El debate público sobre seguridad, por ejemplo, es de muy bajo nivel. El exsenador y actual precandidato colorado Pedro Bordaberry, aunque no es desde luego el único que ha dicho disparates al respecto, es ciertamente el que ha hecho las declaraciones más absurdas que se han escuchado hasta ahora. Ha dicho, por ejemplo, una y otra vez que el volumen actual de delito que existe en el país es consecuencia de la decisión tomada en el primer gobierno de Tabaré Vázquez de excarcelar anticipadamente a unos 800 presos. Es fácil observar que Bordaberry no exhibe ninguna evidencia que respalde esa relación causal. Y es evidente que la carga de la prueba la tiene él. Él tiene que mostrar que esa relación no es arbitraria ni antojadiza. Pero ni a Bordaberry ni a sus seguidores parece preocuparles esto. A ellos les gusta pensar que las cosas son de ese modo. ¿A quién le importa si no son así? ¿A quién le importa si sus argumentos para pensar de ese modo son débiles o inexistentes?

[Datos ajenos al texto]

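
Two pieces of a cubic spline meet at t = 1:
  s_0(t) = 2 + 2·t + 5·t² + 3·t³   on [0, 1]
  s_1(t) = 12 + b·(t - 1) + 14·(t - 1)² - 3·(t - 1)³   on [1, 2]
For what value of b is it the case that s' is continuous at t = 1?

s_0'(t) = 2 + 10·t + 9·t², so s_0'(1) = 21. On the right, s_1'(1) = b, so b = 21.

21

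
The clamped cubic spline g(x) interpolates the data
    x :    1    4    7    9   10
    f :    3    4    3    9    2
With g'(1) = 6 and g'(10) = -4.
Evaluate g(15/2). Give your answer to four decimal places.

With m_i denoting the second derivative at x_i, h_i = 3, 3, 2, 1, and Δ_i = (y_(i+1) − y_i)/h_i = 1/3, -1/3, 3, -7:
  3·m_0 + 12·m_1 + 3·m_2 = 6(Δ_1 - Δ_0) = -4
  3·m_1 + 10·m_2 + 2·m_3 = 6(Δ_2 - Δ_1) = 20
  2·m_2 + 6·m_3 + 1·m_4 = 6(Δ_3 - Δ_2) = -60
Clamped end conditions give two more equations: 2h_0·m_0 + h_0·m_1 = 6(Δ_0 - g'(1)) = -34 and h_3·m_3 + 2h_3·m_4 = 6(g'(10) - Δ_3) = 18.
Solving: m_0 = -67/12, m_1 = -1/6, m_2 = 59/12, m_3 = -43/3, m_4 = 97/6.
On [7, 9], g(x) = 3 + 9/2·(x - 7) + 59/24·(x - 7)² - 77/48·(x - 7)³.
With (x - 7) = 1/2: g(15/2) = 725/128.

5.6641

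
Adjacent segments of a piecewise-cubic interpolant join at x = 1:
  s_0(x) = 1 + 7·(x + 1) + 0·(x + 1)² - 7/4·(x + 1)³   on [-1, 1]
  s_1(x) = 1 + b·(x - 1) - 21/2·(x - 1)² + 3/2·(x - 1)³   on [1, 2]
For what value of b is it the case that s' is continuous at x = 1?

-14

s_0'(x) = 7 + 0·(x + 1) - 21/4·(x + 1)², so s_0'(1) = -14. On the right, s_1'(1) = b, so b = -14.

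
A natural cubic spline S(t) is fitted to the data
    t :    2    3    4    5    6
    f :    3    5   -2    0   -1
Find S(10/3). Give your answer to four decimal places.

Write σ_i for S''(x_i). With h_i = 1, 1, 1, 1 and divided differences Δ_i = 2, -7, 2, -1, the continuity of S' gives the tridiagonal system
  1·σ_0 + 4·σ_1 + 1·σ_2 = 6(Δ_1 - Δ_0) = -54
  1·σ_1 + 4·σ_2 + 1·σ_3 = 6(Δ_2 - Δ_1) = 54
  1·σ_2 + 4·σ_3 + 1·σ_4 = 6(Δ_3 - Δ_2) = -18
Natural end conditions: σ_0 = σ_4 = 0.
Solving the tridiagonal system: σ_0 = 0, σ_1 = -261/14, σ_2 = 144/7, σ_3 = -135/14, σ_4 = 0.
On [3, 4], S(t) = 5 - 59/14·(t - 3) - 261/28·(t - 3)² + 183/28·(t - 3)³.
With (t - 3) = 1/3: S(10/3) = 353/126.

2.8016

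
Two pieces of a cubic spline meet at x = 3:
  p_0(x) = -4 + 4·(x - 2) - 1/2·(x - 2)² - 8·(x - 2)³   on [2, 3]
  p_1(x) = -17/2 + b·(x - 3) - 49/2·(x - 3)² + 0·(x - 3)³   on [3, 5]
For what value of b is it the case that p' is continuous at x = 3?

-21

p_0'(x) = 4 - 1·(x - 2) - 24·(x - 2)², so p_0'(3) = -21. On the right, p_1'(3) = b, so b = -21.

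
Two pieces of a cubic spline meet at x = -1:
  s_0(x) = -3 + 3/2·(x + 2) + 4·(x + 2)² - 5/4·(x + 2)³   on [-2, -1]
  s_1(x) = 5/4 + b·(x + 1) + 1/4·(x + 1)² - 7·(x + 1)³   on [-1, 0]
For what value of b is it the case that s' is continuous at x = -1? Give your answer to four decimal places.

s_0'(x) = 3/2 + 8·(x + 2) - 15/4·(x + 2)², so s_0'(-1) = 23/4. On the right, s_1'(-1) = b, so b = 23/4.

5.7500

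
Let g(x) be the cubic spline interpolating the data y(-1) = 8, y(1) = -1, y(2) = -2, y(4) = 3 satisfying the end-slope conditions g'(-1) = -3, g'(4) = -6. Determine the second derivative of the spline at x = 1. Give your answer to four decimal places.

Let M_i = g''(x_i). Step sizes h_i = 2, 1, 2; slopes of the chords Δ_i = (y_(i+1) - y_i)/h_i = -9/2, -1, 5/2.
  2·M_0 + 6·M_1 + 1·M_2 = 6(Δ_1 - Δ_0) = 21
  1·M_1 + 6·M_2 + 2·M_3 = 6(Δ_2 - Δ_1) = 21
Clamped end conditions give two more equations: 2h_0·M_0 + h_0·M_1 = 6(Δ_0 - g'(-1)) = -9 and h_2·M_2 + 2h_2·M_3 = 6(g'(4) - Δ_2) = -51.
Forward elimination and back-substitution give M_0 = -63/16, M_1 = 27/8, M_2 = 69/8, M_3 = -273/16.

3.3750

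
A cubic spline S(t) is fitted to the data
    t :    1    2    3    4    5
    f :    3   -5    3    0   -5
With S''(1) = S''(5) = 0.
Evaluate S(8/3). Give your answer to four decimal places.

0.3757

Write M_i for S''(x_i). With h_i = 1, 1, 1, 1 and divided differences Δ_i = -8, 8, -3, -5, the continuity of S' gives the tridiagonal system
  1·M_0 + 4·M_1 + 1·M_2 = 6(Δ_1 - Δ_0) = 96
  1·M_1 + 4·M_2 + 1·M_3 = 6(Δ_2 - Δ_1) = -66
  1·M_2 + 4·M_3 + 1·M_4 = 6(Δ_3 - Δ_2) = -12
Natural end conditions: M_0 = M_4 = 0.
Hence M_0 = 0, M_1 = 423/14, M_2 = -174/7, M_3 = 45/14, M_4 = 0.
On [2, 3], S(t) = -5 + 29/14·(t - 2) + 423/28·(t - 2)² - 257/28·(t - 2)³.
With (t - 2) = 2/3: S(8/3) = 71/189.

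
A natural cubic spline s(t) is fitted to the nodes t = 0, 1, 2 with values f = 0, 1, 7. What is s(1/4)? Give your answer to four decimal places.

-0.0430

Put m_i = s'' at the i-th knot. Here h = (1, 1) and Δ = (1, 6), so the interior equations h_(i-1)·m_(i-1) + 2(h_(i-1)+h_i)·m_i + h_i·m_(i+1) = 6(Δ_i − Δ_(i-1)) read
  1·m_0 + 4·m_1 + 1·m_2 = 6(Δ_1 - Δ_0) = 30
Natural end conditions: m_0 = m_2 = 0.
Forward elimination and back-substitution give m_0 = 0, m_1 = 15/2, m_2 = 0.
On [0, 1], s(t) = 0 - 1/4·t + 0·t² + 5/4·t³.
With t = 1/4: s(1/4) = -11/256.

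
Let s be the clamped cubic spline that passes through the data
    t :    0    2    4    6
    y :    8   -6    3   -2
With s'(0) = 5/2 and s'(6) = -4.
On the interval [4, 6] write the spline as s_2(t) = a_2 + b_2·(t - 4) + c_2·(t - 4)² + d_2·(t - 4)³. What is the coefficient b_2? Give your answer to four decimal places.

With σ_i denoting the second derivative at x_i, h_i = 2, 2, 2, and Δ_i = (y_(i+1) − y_i)/h_i = -7, 9/2, -5/2:
  2·σ_0 + 8·σ_1 + 2·σ_2 = 6(Δ_1 - Δ_0) = 69
  2·σ_1 + 8·σ_2 + 2·σ_3 = 6(Δ_2 - Δ_1) = -42
Clamped end conditions give two more equations: 2h_0·σ_0 + h_0·σ_1 = 6(Δ_0 - s'(0)) = -57 and h_2·σ_2 + 2h_2·σ_3 = 6(s'(6) - Δ_2) = -9.
Solving the tridiagonal system: σ_0 = -68/3, σ_1 = 101/6, σ_2 = -61/6, σ_3 = 17/6.
On [4, 6], with s_2(t) = a_2 + b_2·(t - 4) + c_2·(t - 4)² + d_2·(t - 4)³: c_2 = σ_2/2 = -61/12, d_2 = (σ_3 - σ_2)/(6h_2) = 13/12, b_2 = Δ_2 - h_2(2σ_2 + σ_3)/6 = 10/3.

3.3333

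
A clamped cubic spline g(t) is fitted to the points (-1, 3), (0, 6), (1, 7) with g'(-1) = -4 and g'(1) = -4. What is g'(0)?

Put m_i = g'' at the i-th knot. Here h = (1, 1) and Δ = (3, 1), so the interior equations h_(i-1)·m_(i-1) + 2(h_(i-1)+h_i)·m_i + h_i·m_(i+1) = 6(Δ_i − Δ_(i-1)) read
  1·m_0 + 4·m_1 + 1·m_2 = 6(Δ_1 - Δ_0) = -12
Clamped end conditions give two more equations: 2h_0·m_0 + h_0·m_1 = 6(Δ_0 - g'(-1)) = 42 and h_1·m_1 + 2h_1·m_2 = 6(g'(1) - Δ_1) = -30.
Solving the tridiagonal system: m_0 = 24, m_1 = -6, m_2 = -12.
On [0, 1], g'(t) = b_1 + 2c_1·t + 3d_1·t² with b_1 = Δ_1 - h_1(2m_1 + m_2)/6 = 5, c_1 = m_1/2 = -3, d_1 = (m_2 - m_1)/(6h_1) = -1. So g'(0) = 5.

5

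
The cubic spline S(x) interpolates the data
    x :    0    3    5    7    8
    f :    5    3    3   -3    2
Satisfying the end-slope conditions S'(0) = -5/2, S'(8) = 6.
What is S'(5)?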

Desde la vereda de enfrente muchos parecen creer que basta con insultar a Bordaberry para neutralizar sus planteos. Y eso que sus planteos (al menos en el caso considerado) no tienen fundamento. No ofrece ninguna dificultad refutarlos. Los insultos suelen ser (aunque no siempre) el último recurso de quién no sabe cómo responder, el último recurso de quien no tiene argumentos para esgrimir. La incapacidad de producir un argumento que no sea una vulgar descalificación ad hominem a veces logra el milagro de hacer que planteos como los de Bordaberry parezcan mejores de lo que realmente son.

Adivino una objeción. Es la siguiente: estamos en campaña electoral y no se gana una campaña con buenos argumentos. Los buenos argumentos sólo tienen valor (en el mejor de los casos) en otros ámbitos y en otras circunstancias, pero no en las campañas electorales. En la arena política lo que paga es otra cosa. Voy a conceder el punto porque no me interesa entrar en él. Sólo voy a decir que las elecciones ocupan una parte restringida de la vida pública de una nación. La mayor parte del tiempo no hay campaña electoral. La mayor parte de los debates que se dan en una sociedad no están enmarcados en el clima electoral. Y durante todo ese tiempo en Uruguay tampoco se debate mejor que durante el tiempo electoral.

Adivino otra objeción. Es una generalización de la anterior. Dice que los argumentos nunca sirven para nada. No se trata de que el tiempo electoral imponga una suspensión transitoria del debate racional de ideas, es que nunca los argumentos hacen inclinar la balanza de las opiniones. Las personas creen lo que creen por causas complejas de determinar. Sólo después de que han decidido creer en algo buscan los argumentos que mejor calzan con la definición que han tomado de antemano. Y siempre va a haber un argumento adecuado para justificar las creencias que de todos modos ya habíamos adoptado. Aunque pueda parecer sorprendente, también voy a conceder este punto. ¿Para qué diablos argumentamos entonces? No para convencer a los demás, ciertamente, aunque unas pocas veces (muy pocas) nuestros argumentos lleguen efectivamente a convencer a alguien de algo. Argumentamos para pensar mejor. Y para que ese ejercicio sea efectivo tenemos que argumentar bien. La práctica de la argumentación hace a nuestro pensamiento más robusto, igual que el levantamiento de pesas hace a nuestros músculos más firmes. Si dejamos de argumentar corremos el riesgo de convertirnos en débiles mentales, entendiendo esta expresión en una estricta analogía con la debilidad física y no como referencia a una enfermedad.